A public notice signed by Sutherland, dated Dec. 8, 1841, and appearing in the Madison City Express over a period of months, observes that “certain ill-disposed persons have committed serious damage to the Public Lands, by cutting down and destroying the Timber thereon; and by such means have impaired the value of the same,  both to the United States, and to the future actual settler.” It admonishes tresspassers “to desist from those illegal acts” and threatens prosecutions.

The 1941 book “Wisconsin: A Guide to the Badger State” provides this description of Madison at the time Sutherland was its chief official:

“In 1846 Madison was incorporated as a village with a population of 626, and Thomas W. Sutherland became president. The hotel lobbies were choked with legislators, lobbyists, and visiting politicians, and the press rebuked them for their horseplay, profanity, and hard drinking. More roads began to radiate from Madison, but there were still no streets.”

Sutherland also played a role in education. At a Jan. 11, 1840, joint session of the two houses of the territorial legislature, he was one of three men elected to the Board of Visitors of Wisconsin University, and was appointed by the governor in 1848 as a regent of the university.

It was politics that caused Sutherland to lose his post as U.S. district attorney.

When Democrat James K. Polk became president in 1845, he cast out appointees of Tyler in droves. The commission of Thomas Sutherland wasn’t renewed, notwithstanding that he was a Democrat. Hostile coverage of him by some newspapers might have played a role in the president’s decision.

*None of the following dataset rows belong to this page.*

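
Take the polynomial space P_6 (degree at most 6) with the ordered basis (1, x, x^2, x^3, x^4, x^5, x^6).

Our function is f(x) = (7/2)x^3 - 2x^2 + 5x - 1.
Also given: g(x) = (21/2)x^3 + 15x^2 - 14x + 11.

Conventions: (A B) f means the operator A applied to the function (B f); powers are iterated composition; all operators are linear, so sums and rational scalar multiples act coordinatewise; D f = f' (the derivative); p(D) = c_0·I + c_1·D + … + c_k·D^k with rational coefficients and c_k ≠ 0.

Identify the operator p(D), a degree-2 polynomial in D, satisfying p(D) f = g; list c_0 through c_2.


D^0 f = (7/2)x^3 - 2x^2 + 5x - 1
D^1 f = (21/2)x^2 - 4x + 5
D^2 f = 21x - 4
matching coefficients of g against c_0 f + c_1 Df + … from the top degree down determines the c_i
solution: c_0 = 3, c_1 = 2, c_2 = -1

c_0 = 3, c_1 = 2, c_2 = -1


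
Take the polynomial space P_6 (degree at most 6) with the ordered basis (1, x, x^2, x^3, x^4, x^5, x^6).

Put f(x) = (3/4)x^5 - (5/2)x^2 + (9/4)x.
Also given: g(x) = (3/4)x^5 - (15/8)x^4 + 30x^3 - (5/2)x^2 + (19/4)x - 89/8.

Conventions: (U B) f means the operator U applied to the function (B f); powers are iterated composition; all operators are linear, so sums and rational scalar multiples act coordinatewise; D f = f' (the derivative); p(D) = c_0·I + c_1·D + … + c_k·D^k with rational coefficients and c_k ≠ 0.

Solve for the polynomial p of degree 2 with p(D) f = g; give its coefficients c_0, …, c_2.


D^0 f = (3/4)x^5 - (5/2)x^2 + (9/4)x
D^1 f = (15/4)x^4 - 5x + 9/4
D^2 f = 15x^3 - 5
matching coefficients of g against c_0 f + c_1 Df + … from the top degree down determines the c_i
solution: c_0 = 1, c_1 = -1/2, c_2 = 2

c_0 = 1, c_1 = -1/2, c_2 = 2


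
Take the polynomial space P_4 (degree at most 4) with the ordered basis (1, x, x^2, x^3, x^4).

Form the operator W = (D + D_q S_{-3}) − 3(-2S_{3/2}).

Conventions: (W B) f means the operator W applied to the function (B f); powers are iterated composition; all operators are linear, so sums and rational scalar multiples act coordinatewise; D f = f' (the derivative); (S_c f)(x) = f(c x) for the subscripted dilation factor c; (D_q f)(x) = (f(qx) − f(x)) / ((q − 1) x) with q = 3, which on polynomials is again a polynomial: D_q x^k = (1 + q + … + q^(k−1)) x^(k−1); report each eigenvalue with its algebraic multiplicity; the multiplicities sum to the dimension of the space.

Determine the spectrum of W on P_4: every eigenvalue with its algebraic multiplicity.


λ = 6 (multiplicity 1), λ = 9 (multiplicity 1), λ = 27/2 (multiplicity 1), λ = 81/4 (multiplicity 1), λ = 243/8 (multiplicity 1)

image of 1: 6
image of x: 9x - 2
image of x^2: (27/2)x^2 + 38x
image of x^3: (81/4)x^3 - 348x^2
image of x^4: (243/8)x^4 + 3244x^3
the matrix is upper triangular; its diagonal is (6, 9, 27/2, 81/4, 243/8)
for a triangular matrix the eigenvalues are the diagonal entries, with algebraic multiplicity their repetition count


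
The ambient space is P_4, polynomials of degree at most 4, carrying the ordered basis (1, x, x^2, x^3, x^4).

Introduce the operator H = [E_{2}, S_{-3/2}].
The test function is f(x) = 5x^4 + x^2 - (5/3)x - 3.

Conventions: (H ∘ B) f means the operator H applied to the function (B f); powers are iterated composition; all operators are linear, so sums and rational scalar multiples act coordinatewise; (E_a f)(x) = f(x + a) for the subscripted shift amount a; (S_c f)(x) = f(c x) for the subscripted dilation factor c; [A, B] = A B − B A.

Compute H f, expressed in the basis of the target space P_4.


S_{-3/2} f = (405/16)x^4 + (9/4)x^2 + (5/2)x - 3
E_{2} S_{-3/2} f = (405/16)x^4 + (405/2)x^3 + (2439/4)x^2 + (1643/2)x + 416
E_{2} f = 5x^4 + 40x^3 + 121x^2 + (487/3)x + 233/3
S_{-3/2} E_{2} f = (405/16)x^4 - 135x^3 + (1089/4)x^2 - (487/2)x + 233/3
[E_{2}, S_{-3/2}] f = (675/2)x^3 + (675/2)x^2 + 1065x + 1015/3

the image equals g(x) = (675/2)x^3 + (675/2)x^2 + 1065x + 1015/3


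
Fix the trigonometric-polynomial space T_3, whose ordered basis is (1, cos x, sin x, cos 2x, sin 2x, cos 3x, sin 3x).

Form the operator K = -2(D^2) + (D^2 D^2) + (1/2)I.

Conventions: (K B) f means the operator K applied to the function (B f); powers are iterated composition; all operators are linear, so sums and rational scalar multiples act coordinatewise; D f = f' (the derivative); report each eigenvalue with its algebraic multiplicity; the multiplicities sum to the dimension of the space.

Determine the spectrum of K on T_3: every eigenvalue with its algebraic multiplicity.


image of 1: 1/2
image of cos x: (7/2)cos x
image of sin x: (7/2)sin x
image of cos 2x: (49/2)cos 2x
image of sin 2x: (49/2)sin 2x
image of cos 3x: (199/2)cos 3x
image of sin 3x: (199/2)sin 3x
the matrix is diagonal; its diagonal is (1/2, 7/2, 7/2, 49/2, 49/2, 199/2, 199/2)
for a triangular matrix the eigenvalues are the diagonal entries, with algebraic multiplicity their repetition count

λ = 1/2 (multiplicity 1), λ = 7/2 (multiplicity 2), λ = 49/2 (multiplicity 2), λ = 199/2 (multiplicity 2)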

A July 14 recess appointment was made of the territory’s attorney general, William P. Lynde.

 Too, Joel Sutherland was replaced as naval officer, even though he had served in Congress with Polk and was on favorable terms with him. That was despite having been rivals in one instance: Joel Sutherland vied with Polk in 1834 for the post of House speaker (a contest neither won, and in which frontiersman Davy Crockett, a representative from Tennessee, gained one vote during the 10 rounds of balloting).

Writing from Philadelphia on July 28, 1845, a Democratic Party stalwart, Daniel T. Jenks (whom Polk would appoint as clerk in the U.S. Customs House two years later) lectured the president that the “removal of Judge Sutherland, was a most decided mistake.” Jenks reminded him that Sutherland—whose title stemmed from service as as judge of the Court of Common Pleas in 1833-34—had been instrumental in winning Pennsylvania for Polk in the presidential race.

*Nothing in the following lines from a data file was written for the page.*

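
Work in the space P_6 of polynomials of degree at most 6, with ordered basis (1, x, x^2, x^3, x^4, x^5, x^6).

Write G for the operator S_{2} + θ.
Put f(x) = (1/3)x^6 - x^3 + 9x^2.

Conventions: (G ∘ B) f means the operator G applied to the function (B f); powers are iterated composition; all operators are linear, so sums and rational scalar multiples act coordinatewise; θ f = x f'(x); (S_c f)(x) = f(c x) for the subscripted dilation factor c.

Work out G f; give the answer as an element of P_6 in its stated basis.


S_{2} f = (64/3)x^6 - 8x^3 + 36x^2
θ f = 2x^6 - 3x^3 + 18x^2
(S_{2} + θ) f = (70/3)x^6 - 11x^3 + 54x^2

the result is g(x) = (70/3)x^6 - 11x^3 + 54x^2


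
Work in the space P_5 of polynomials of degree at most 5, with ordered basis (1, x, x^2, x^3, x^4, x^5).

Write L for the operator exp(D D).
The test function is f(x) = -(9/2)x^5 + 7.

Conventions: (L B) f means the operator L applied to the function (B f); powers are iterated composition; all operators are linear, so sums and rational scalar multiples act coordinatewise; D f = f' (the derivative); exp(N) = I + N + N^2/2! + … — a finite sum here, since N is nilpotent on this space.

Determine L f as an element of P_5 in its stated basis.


the result is g(x) = -(9/2)x^5 - 90x^3 - 270x + 7

order-1 term: -90x^3
order-2 term: -270x
the series for exp(D D) f terminates at order 2
exp(D D) f = -(9/2)x^5 - 90x^3 - 270x + 7


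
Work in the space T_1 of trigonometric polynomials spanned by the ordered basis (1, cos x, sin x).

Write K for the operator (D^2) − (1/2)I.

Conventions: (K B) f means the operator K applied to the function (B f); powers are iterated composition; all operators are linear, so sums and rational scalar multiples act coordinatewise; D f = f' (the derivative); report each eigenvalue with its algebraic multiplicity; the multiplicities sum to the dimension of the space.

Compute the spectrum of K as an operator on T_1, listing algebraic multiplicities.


image of 1: -1/2
image of cos x: -(3/2)cos x
image of sin x: -(3/2)sin x
the matrix is diagonal; its diagonal is (-1/2, -3/2, -3/2)
for a triangular matrix the eigenvalues are the diagonal entries, with algebraic multiplicity their repetition count

λ = -3/2 (multiplicity 2), λ = -1/2 (multiplicity 1)


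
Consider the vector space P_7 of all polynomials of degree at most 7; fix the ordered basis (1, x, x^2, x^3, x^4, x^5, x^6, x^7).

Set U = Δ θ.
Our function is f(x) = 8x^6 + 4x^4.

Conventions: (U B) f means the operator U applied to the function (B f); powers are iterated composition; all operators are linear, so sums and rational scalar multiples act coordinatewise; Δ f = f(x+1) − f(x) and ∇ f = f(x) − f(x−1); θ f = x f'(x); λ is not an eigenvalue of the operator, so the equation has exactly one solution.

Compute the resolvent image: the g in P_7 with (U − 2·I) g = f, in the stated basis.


write g with unknown coordinates in the stated basis and equate coefficients in (U − 2·I) g = f
solving from the highest basis element down gives g = -4x^6 - 72x^5 - 1082x^4 - 10696x^3 - 63096x^2 - 183952x - 173472
check: U g = -144x^5 - 2160x^4 - 21392x^3 - 126192x^2 - 367904x - 346944
so U g − 2·g = 8x^6 + 4x^4 = f ✓

g(x) = -4x^6 - 72x^5 - 1082x^4 - 10696x^3 - 63096x^2 - 183952x - 173472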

“I did hope that his Son would have been reappointed,” the letter says, and comments:

“I well know that you entertain a very high regard for the Judge; something in my Judgement therefore ought to be done for him. I know he is your friend, and wishes your administration great success.”

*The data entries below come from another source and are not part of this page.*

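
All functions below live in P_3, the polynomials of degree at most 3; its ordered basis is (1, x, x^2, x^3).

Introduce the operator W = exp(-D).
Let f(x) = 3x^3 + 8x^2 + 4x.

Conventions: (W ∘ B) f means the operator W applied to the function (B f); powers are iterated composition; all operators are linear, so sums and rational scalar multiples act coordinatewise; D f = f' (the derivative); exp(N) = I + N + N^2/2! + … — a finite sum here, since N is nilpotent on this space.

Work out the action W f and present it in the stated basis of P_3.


the result is g(x) = 3x^3 - x^2 - 3x + 1

order-1 term: -9x^2 - 16x - 4
order-2 term: 9x + 8
order-3 term: -3
the series for exp(-D) f terminates at order 3
exp(-D) f = 3x^3 - x^2 - 3x + 1


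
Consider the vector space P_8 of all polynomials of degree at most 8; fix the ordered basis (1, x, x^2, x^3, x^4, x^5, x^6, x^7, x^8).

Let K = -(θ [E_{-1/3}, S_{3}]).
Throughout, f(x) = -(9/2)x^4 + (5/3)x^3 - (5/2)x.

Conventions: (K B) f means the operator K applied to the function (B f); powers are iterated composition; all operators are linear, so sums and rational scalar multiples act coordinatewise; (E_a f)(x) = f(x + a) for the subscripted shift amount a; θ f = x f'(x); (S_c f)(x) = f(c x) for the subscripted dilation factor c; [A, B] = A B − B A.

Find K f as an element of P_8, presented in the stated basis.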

That letter appears in “Correspondence of James K. Polk, July-December 1845,” published in 2004. The editors note that on Nov. 1, 1845, Joel B. Sutherland wrote to the new president asking “that his son, Thomas W. Sutherland, be reappointed as district attorney for the Wisconsin Territory despite allegations of official misconduct existing against his son.”

Spurning the plea, Polk on Dec. 29 sent to the Senate his nomination of Lynde, who was confirmed.

However, Polk did return the younger Sutherland to office…later. Lynde was elected to the U.S. House of Representatives on May 8, 1848, and took his seat on June 5, one week after Wisconsin was admitted to the union. Polk on June 12 nominated Sutherland to his old post, and he was unanimously confirmed by the Senate that same day.

Perhaps Sutherland would have stayed on as U.S. attorney had the Democratic presidential nominee that year, Lewis Cass, been elected. He wasn’t; Whig candidate Zachary Taylor was. Sutherland resigned.

Gold had been discovered in California, and Sutherland was westward bound again.